Brandon (1993) dalam Dalimunthe (2007) mengatakan perencanaan dan pengembangan
pariwisata harus melibatkan masyarakat secara optimal melalui musyawarah dan
mufakat setempat. Bentuk Partisipasi masyarakat meliputi enam kriteria, yakni:
1. Melibatkan
masyarakat setempat dan pihak-pihak terkait lain dalam proses perencanaan dan
pengembangan ekowisata.
2. Membuka
kesempatan dan mengoptimalkan peluang bagi masyarakat untuk mendapat keuntungan
dan berperan aktif dalam kegiatan ekowisata.
3. Membangun
hubungan kemitraan dengan masyarakat setempat untuk melakukan pengawasan dan
pencegahan terhadap dampak negatif yang ditimbulkan.
4. Meningkatkan
keterampilan masyarakat setempat dalam bidang-bidang yang berkaitan dan
menunjang pengembangan ekowisata.
5. Mengutamakan
peningkatan ekonomi lokal dan menekan tingkat pendapatan (leakage) serendah-rendahnya, dan
6. Meningkatkan
pendapatan masyarakat.
Secara umum partisipasi dapat dimaknai
sebagai hak warga masyarakat untuk terlibat dalam proses pengambilan keputusan
pada setiap tahapan pembangunan, mulai dari perencanaan, pelaksanaan,
pengawasan, dan pelestarian.
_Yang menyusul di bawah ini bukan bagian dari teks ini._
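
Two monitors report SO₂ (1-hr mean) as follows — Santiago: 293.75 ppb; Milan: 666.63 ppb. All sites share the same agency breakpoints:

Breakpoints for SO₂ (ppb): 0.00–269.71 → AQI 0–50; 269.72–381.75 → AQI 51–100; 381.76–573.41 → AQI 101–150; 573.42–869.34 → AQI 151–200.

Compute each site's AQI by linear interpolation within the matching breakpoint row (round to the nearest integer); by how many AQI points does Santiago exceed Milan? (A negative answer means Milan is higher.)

-104

Santiago: 293.75 ∈ [269.72, 381.75] ↔ index [51, 100].
51 + (293.75−269.72)·(100−51)/(381.75−269.72) = 51 + 24.03·49/112.03 ≈ 61.51, so AQI = 62.
Milan 666.63: bracket 573.42–869.34 → index 151–200; slope 49/295.92, offset 93.21.
AQI = 151 + 49/295.92·93.21 ≈ 166.43 ⇒ 166.
AQIs: Santiago=62, Milan=166. Santiago (62) − Milan (166) = -104.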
Masyarakat bukanlah sekadar penerima manfaat atau
objek belaka, melainkan sebagai subjek pembangunan. Hal ini
menandakan bahwa ada atau tidaknya partisipasi dari masyarakat merupakan salah
satu kunci penting dari suatu keberhasilan program pengembangan wisata di suatu
kawasan. Dalam penerapannya partisipasi masyarakat dipengaruhi faktor-faktor
yang dapat mendukung maupun menghambat. Faktor-faktor tersebut meliputi faktor
internal maupun eksternal.
Faktor internal adalah faktor yang mempengaruhi partisipasi masyarakat
berasal dari dalam masyarakat itu sendiri seperti mencakup umur, status warga,
jenis kelamin, status pekerjaan, tingkat pendidikan atau tingkat pengetahuan,
agama, budaya dll. sedangkan faktor eksternal adalah faktor yang mempengaruhi
partisipasi masyarakat berasal dari luar kendali masyarakat itu sendiri,
seperti mencakup kondisi lingkungan sosial dan masyarakat, kondisi cuaca,
peraturan, perizinan, finansial, keterlibatan stakeholder (pemerintah daerah, pengurus kelurahan (RT/RW), tokoh
masyarakat dan fasilitator) dll.
Selain faktor internal dan eksternal adapula faktor penghambat dan
pendukung. Terkait faktor penghambat dan
pendukung sendiri mencakup faktor internal dan faktor ekternal itu sendiri yang
mampu memberikan masyarakat berupa dorongan atau sebaliknya untuk berpartisipasi
masyarakat. Menurut, Tosun
(2000) hambatan partisipasi mayarakat dibagi kedalam tiga bagian: (1) hambatan operational seperti, keengganan pemegang
saham terhadap berbagi kekuasaan, sentralisasi administrasi publik, dan
kurangnya informasi. (2) Tipe hambatan structural
yaitu: Dominasi Elite, Kurangnya sumber daya keuangan, Sikap profesional, dan
Kurangnya hukum yang sesuai sistem. (3) Tipe hambatan cultural/budaya yaitu: Terbatasnya kemampuan masyarakat orang
miskin, Apatis, dan rendahnya tingkat kesadaran di komunitas lokal.
Melalui
pengembangan Desa Wisata, masyarakat di pedesaan, khususnya pedesaan yang
memiliki potensi daya tarik berupa alam maupun budaya, diberi wawasan mengenai
Kepariwisataan, diberi kemampuan untuk mengambil manfaat dari keberadaan
potensi dan daya tarik desanya. Pariwisata adalah suatu kegiatan yang memiliki
dampak dinamis yang luas dimana berbagai usaha dapat tercipta melalui kegiatan
pariwisata. Komponen utama dalam kegiatan pariwisata adalah daya tarik wisata
yang didukung oleh komponen lainnya, antara lain; transportasi, akomodasi,
restoran, atraksi budaya dan cenderamata. Komponen tersebut menyediakan
fasilitas dan layanan secara langsung dalam memenuhi kebutuhan wisatawan yang
berkunjung ke suatu destinasi pariwisata.
Melalui partsipasi
masyarakat dalam pengembangan desa wisata, secara langsung maupun tidak
langsung dapat berdampak pada peningkatan ekonomi di wilayah pengembangan desa
wisata itu sendiri. Dampak positif yang muncul dari adanya dampak ekonomi dapat
bersifat langsung (direct). Selain dampak positif langsung yang muncul, ada
dampak lain yang akan timbul, seperti dampak tidak langsung (indirect impact).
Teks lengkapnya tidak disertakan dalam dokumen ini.